Apertura

Agrigento, processo “Discount”: i prestanome farlocchi di Peppe Burgio, i soldi per lo yacht e quelli sottratti ai lavoratori

E’ ripresa questa mattina davanti al collegio di giudici presieduto da Luisa Turco (a latere Giuseppe Miceli e Vito Genna) l’udienza del processo “Discount” che vede l’imprenditore empedoclino Giuseppe Burgio – l’ex re della distribuzione alimentare in provincia – accusato di bancarotta fraudolenta oltre ad una presunta distrazione di beni milionaria.

Il processo riprendeva per l’escussione di un teste presente nella lista dell’accusa – rappresentata dal sostituto procuratore della Repubblica Alessandra Russo: si tratta del luogotenente della Guardia di Finanza, in forza al Nucleo Tributario, Gioacchino Seminatore. Il finanziere ha snocciolato i vari passaggi che hanno caratterizzato la vasta indagine: dal ruolo di Burgio all’interno delle società fallite passando per le varie (presunte) distrazioni e i rapporti dell’imprenditore con Unicredit. Quattro le aziende che – nell’arco di un anno – sono fallite una dietro l’altra: la Gestal, Cda, Ingross e Gsb.

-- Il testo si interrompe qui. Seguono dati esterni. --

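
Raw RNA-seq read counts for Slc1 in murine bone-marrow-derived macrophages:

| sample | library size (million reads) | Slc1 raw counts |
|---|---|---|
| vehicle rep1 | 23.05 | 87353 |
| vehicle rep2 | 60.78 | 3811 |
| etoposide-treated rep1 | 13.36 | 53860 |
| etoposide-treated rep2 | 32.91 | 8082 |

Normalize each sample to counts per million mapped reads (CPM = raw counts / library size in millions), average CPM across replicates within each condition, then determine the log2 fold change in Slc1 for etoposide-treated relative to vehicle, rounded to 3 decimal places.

0.151

CPM(vehicle rep1) = 87353 / 23.05 = 3789.7180
CPM(vehicle rep2) = 3811 / 60.78 = 62.7015
CPM(etoposide-treated rep1) = 53860 / 13.36 = 4031.4371
CPM(etoposide-treated rep2) = 8082 / 32.91 = 245.5789
mean CPM(vehicle) = 1926.2098; mean CPM(etoposide-treated) = 2138.5080
Fold change = 2138.5080 / 1926.2098 = 1.11022
log2(1.11022) = 0.1508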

“Queste società fanno capo a Giuseppe Burgio anche se formalmente rappresentate da altri soggetti. La Gestal, ad esempio, nasce nel 2001 con sede legale a Porto Empedocle ed un capitale sociale di 51 mila euro (80% Burgio – 20% Gilotti) e sono tre le persone che si succedono alla guida: Renato Gilotti, lo stesso Burgio e Carmelo Bartolomeo. Si intende gruppo Burgio proprio perché – anche se non il legale rappresentante – era il “dominus” delle suddette aziende. Questo si evinceva da diverse situazioni maturate che abbiamo riscontrato: ad esempio, è stato rinvenuto un conto bilancio di circa 6 milioni di euro della società poi prelevati da Burgio; oppure, seppur non formalmente legale rappresentante, Burgio proponeva di risanare con un concordato proposto,  analizzato dal curatore fallimentare Lentini, la situazione debitoria della Gestal.”

Su quest’ultima azione, poi non andata in porto, il luogotenente ricostruisce come sarebbe dovuto avvenire il concordato: “L’operazione doveva avvenire tramite un fondo erogato da due società estere, con sede a Londra, rappresentate da due soggetti italiani risultati esser in seguito ad un controllo nullatenenti e con precedenti penali alle spalle. Queste due società estere dovevano garantire un importo di 15 milioni di euro per ripianare i debiti della Gestal con la mediazione di una terza azienda.”

Il militare della Guardia di Finanza spiega che tipo e con quali modalità sarebbero avvenute le presunte distrazioni di beni: “La Gestal va in fallimento con una passività di 11 milioni e 440 mila euro. Già nel 2010 si presentava in piena evasione fiscale per svariati milioni di euro. Le distrazioni potevano essere di cassa, come quella di 780 mila euro che attraverso un giro-conto erano passati nei crediti di Burgio, o con cessioni dei punti vendita chiaramente sottostimate (Favara a 175 mila euro, Porto Empedocle 125 mila euro e Palma di Montechiaro 50 mila euro) oppure con omissioni nei versamenti al personale dipendente come quello di 307 mila euro nel 2012. La Guardia di Finanza aveva anche accertato la presenza di due assegni da 25 mila euro verso una società di Pisa per la costruzione di uno yacht e altri 15 mila euro per l’assicurazione. Una somma come 98 mila euro, invece, è stata incassata dal Burgio e non ci siamo spiegati il motivo.”

Infine il luogotenente parla dei rapporti con Unicredit: “Controlliamo Unicredit dopo le indagini su Gestal e veniva fuori una specie di finanziamento illecito dell’istituto bancario alla Gestal tramite la sospensione di assegni. Nel 2010 ci siamo recati all’Unicredit e abbiamo sentito il funzionario responsabile del rapporto debitorio con Burgio, cioè la dottoressa Borsellino”.

Giuseppe Burgio è difeso dagli avvocati Danile e Giganti (nominata oggi). Le parti civile, se ne contano una novantina, sono rappresentate dagli avvocati Santino Russo, Miligi, Vella e Genovese.

Si torna in aula il prossimo 8 gennaio.